Sweeney found on May 16, 2022 that the Commission had “violated its own rules” by not issuing a “final and appealable order” and directed the Commission to do so consistent with its own rules. The 7th Circuit Court of Appeals agreed with Sweeney after the city appealed.

The city then appealed to the Ohio Supreme Court on June 28, 2022 to close the Cox case, arguing that the commission’s June 17, 2020 decision was a final order and that Sweeney lacked jurisdiction.

In its August 30, 2023 decision, the Supreme Court rejected the City’s argument regarding the Civil Service Commission’s 2020 decision and ordered the matter remanded to Sweeney. But the court told the judge that it had no jurisdiction over Cox’s 2019 administrative complaint because it had already been decided.

The Supreme Court ruled that Cox’s appeal of the Commission’s June 17, 2020 decision was “timely.”

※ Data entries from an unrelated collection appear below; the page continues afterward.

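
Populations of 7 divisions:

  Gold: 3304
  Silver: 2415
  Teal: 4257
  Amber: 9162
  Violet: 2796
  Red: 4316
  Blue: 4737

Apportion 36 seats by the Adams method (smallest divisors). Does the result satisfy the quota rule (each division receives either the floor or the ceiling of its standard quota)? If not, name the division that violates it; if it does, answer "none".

none

Standard quotas: Gold 3.839, Silver 2.806, Teal 4.946, Amber 10.644, Violet 3.248, Red 5.014, Blue 5.503.
Adams allocation: Gold 4, Silver 3, Teal 5, Amber 10, Violet 3, Red 5, Blue 6.
Every allocation lies between the lower and upper quota.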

Sweeney ruled on June 27 that Cox was correct when he claimed the commission made a “clear error” in 2019 and repeated that in 2020 when it failed to convene an evidentiary hearing.

In its Oct. 10 decision, the 7th Circuit wrote that because the “Commission no longer had authority to reconsider its 2018 or 2019 decisions long before Cox filed his motion on May 14, 2020,” that latter decision, “which formed the basis of Cox’s administrative decision.” “The appeal to the trial court was invalid,” the appeals court ruled. “Any judgment resulting from such a motion, including the June 27 order of the trial court that is the subject of this appeal, is also null and void.”